ВТОРОЙ. Именно этого-то вы и не понимаете: что человек, как сотворенный по образу и подобию Божию, существует в вечности — значит, только в настоящем времени. Всякий миг суверенен и самоценен, включая и миг страдания. Но нужно преодолеть земное притяжение, чтобы это понять…

ПЕРВЫЙ (насмешливо). Равно как и то, что прошедшее и будущее — это фикция, это грамматические формы, а причинно-следственная связь — всего лишь бусы из халкидских гробниц…

ВТОРОЙ. Это ты говоришь, игемон.

Перед Муней стояла тарелка с маленькими, как мидии, пирожными. Назывались они «эстрелла», это была здешняя специальность: янтарного цвета дольки с облитым глазурью гребешком и тончайшей, как засушенный лепесток, корочкой по краям, внутри заварной крем и чуть-чуть персикового варенья. Муня был не в силах остановиться (он был ужасным сладкоежкой), двумя пальцами он подносил ко рту «эстреллу», надкусывал кончик и слизывал первую капельку выступившего из трещины крема. Он лакомился вызывающе: слегка запрокинув голову, наблюдая из-под опущенных век, как медленно исчезает «эстрелла», наконец, к липким губам прикасаются такие же липкие пальцы, — после чего брал следующую.
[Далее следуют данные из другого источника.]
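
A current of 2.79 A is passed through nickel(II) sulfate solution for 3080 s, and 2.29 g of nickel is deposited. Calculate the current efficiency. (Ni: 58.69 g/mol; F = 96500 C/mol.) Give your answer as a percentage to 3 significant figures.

87.6%

Q = 2.79 × 3080 = 8593 C
n(e⁻) = 8593 / 96500 = 0.08905 mol
Ni²⁺ + 2e⁻ → Ni, so theoretical n(Ni) = 0.04453 mol → 2.613 g
Efficiency = 2.29 / 2.613 = 0.8764 = 87.6%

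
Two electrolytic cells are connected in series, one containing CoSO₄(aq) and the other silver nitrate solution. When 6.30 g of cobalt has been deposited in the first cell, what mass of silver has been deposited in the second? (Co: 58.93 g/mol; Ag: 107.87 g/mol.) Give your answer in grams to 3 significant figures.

23.1 g

n(Co) = 6.30 / 58.93 = 0.1069 mol
Co²⁺ + 2e⁻ → Co, so n(e⁻) = 2 × 0.1069 = 0.2138 mol
The cells are in series, so the same charge (and hence the same n(e⁻) = 0.2138 mol) passes through both.
Ag⁺ + e⁻ → Ag, so n(Ag) = 0.2138 mol
m(Ag) = 0.2138 × 107.87 = 23.1 g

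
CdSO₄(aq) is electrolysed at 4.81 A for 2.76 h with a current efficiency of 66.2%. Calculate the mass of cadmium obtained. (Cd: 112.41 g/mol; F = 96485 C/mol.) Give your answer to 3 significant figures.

18.4 g

Q = 4.81 × 9936 = 47790 C
n(e⁻) = 47790 / 96485 = 0.4953 mol
Cd²⁺ + 2e⁻ → Cd, so theoretical m(Cd) = 0.2477 × 112.41 = 27.84 g
Actual mass = 66.2% × 27.84 = 18.4 g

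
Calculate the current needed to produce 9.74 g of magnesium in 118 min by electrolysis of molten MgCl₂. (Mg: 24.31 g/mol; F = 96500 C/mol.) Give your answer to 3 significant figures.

n(Mg) = 9.74 / 24.31 = 0.4007 mol
Mg²⁺ + 2e⁻ → Mg, so n(e⁻) = 2 × 0.4007 = 0.8014 mol
Q = 0.8014 × 96500 = 77340 C
I = Q / t = 77340 / 7080 s = 10.9 A

10.9 A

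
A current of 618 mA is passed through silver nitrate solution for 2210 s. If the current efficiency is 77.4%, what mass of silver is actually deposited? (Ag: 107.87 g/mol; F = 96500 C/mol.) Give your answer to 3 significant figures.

1.18 g

Q = 0.618 × 2210 = 1366 C
n(e⁻) = 1366 / 96500 = 0.01416 mol
Ag⁺ + e⁻ → Ag, so theoretical m(Ag) = 0.01416 × 107.87 = 1.527 g
Actual mass = 77.4% × 1.527 = 1.18 g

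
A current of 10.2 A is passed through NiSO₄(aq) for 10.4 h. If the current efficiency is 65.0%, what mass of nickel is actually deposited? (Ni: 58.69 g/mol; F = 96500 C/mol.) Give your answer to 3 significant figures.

Q = 10.2 × 37440 = 3.819×10^5 C
n(e⁻) = 3.819×10^5 / 96500 = 3.958 mol
Ni²⁺ + 2e⁻ → Ni, so theoretical m(Ni) = 1.979 × 58.69 = 116.1 g
Actual mass = 65.0% × 116.1 = 75.5 g

75.5 g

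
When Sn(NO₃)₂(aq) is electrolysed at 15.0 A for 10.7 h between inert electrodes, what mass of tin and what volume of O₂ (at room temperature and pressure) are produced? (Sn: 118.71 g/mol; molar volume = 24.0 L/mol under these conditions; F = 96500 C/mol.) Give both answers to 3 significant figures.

355 g Sn; 35.9 L O₂

Q = 15.0 × 38520 = 5.778×10^5 C; n(e⁻) = 5.778×10^5 / 96500 = 5.988 mol
Cathode: Sn²⁺ + 2e⁻ → Sn → n(Sn) = 5.988/2 = 2.994 mol → 355 g
Anode: 2H₂O → O₂ + 4H⁺ + 4e⁻ → n(O₂) = 5.988/4 = 1.497 mol → 35.9 L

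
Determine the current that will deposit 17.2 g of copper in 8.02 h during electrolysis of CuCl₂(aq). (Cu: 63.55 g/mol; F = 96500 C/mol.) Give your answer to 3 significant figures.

1.81 A

n(Cu) = 17.2 / 63.55 = 0.2707 mol
Cu²⁺ + 2e⁻ → Cu, so n(e⁻) = 2 × 0.2707 = 0.5414 mol
Q = 0.5414 × 96500 = 52250 C
I = Q / t = 52250 / 28872 s = 1.81 A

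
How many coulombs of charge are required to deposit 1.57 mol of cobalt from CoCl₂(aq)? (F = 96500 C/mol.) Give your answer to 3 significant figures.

Co²⁺ + 2e⁻ → Co, so n(e⁻) = 2 × 1.57 = 3.140 mol
Q = 3.140 × 96500 = 3.030×10^5 C

3.03×10^5 C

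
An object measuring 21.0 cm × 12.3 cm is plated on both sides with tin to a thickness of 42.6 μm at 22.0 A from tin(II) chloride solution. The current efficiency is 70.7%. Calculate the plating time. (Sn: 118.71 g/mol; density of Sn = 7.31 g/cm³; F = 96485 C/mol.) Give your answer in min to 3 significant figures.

28.0 min

Plated area = 2 × 21.0 × 12.3 = 516.6 cm²
Volume = 516.6 × 42.6×10⁻⁴ cm = 2.201 cm³
m(Sn) = 2.201 × 7.31 = 16.09 g
n(Sn) = 16.09 / 118.71 = 0.1355 mol; n(e⁻) = 2 × 0.1355 = 0.2710 mol
Q = 0.2710 × 96485 / 0.707 = 36980 C
t = 36980 / 22.0 = 1681 s = 28.0 min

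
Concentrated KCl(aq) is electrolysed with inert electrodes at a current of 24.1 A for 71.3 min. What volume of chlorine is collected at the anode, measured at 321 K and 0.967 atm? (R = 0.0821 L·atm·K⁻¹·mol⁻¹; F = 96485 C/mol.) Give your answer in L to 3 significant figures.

14.6 L

Q = 24.1 A × 4278 s = 1.031×10^5 C
Moles of electrons = 1.031×10^5 / 96485 = 1.069 mol
2Cl⁻ → Cl₂ + 2e⁻, so n(Cl₂) = 1.069 / 2 = 0.5345 mol
V = nRT/P = 0.5345 × 0.0821 × 321 / 0.967 = 14.57 L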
Но уши — внимали чужим разговорам; это были трубы, ведущие непосредственно в мозг. «Слышимость важнее видимости», — подумал Муня… подумалось Муне, у него все еще не хватало воли всецело управлять своей мыслью — думать исключительно о том, о чем хочешь (не путать со свободой мысли: что хочу, то и думаю). В его положении это было даже утешительно — так себя уговаривать: мол, одно-единственное слово часто на всю жизнь западает в душу, а сказавшего — назавтра можешь уже не узнать.

За соседним столиком сменилась пара. Он — немолодой толстяк, она — девчонка. Муня, у которого сентавос в кармане оставалось не больше, чем «эстрелл» в тарелке, про себя обозвал девушку скверным словом, а мужчину и вовсе погнал штыком через линию фронта к фашистам. В итоге получилось все наоборот: до кого фашистам рукой подать — до него; толстяк же небось благоденствует себе в Барселоне, а эту девушку — и не подозревающую, что есть такой Муня, революционер, — он бы мог теперь узнать только своими якобы зрячими пальцами — так вроде говорят о слепых (общество позволяет им это, девушки терпят). Сценка «Слепой и девушка» возможна исключительно как пантомима, в роли слепого республиканца — Жан-Луи Барро.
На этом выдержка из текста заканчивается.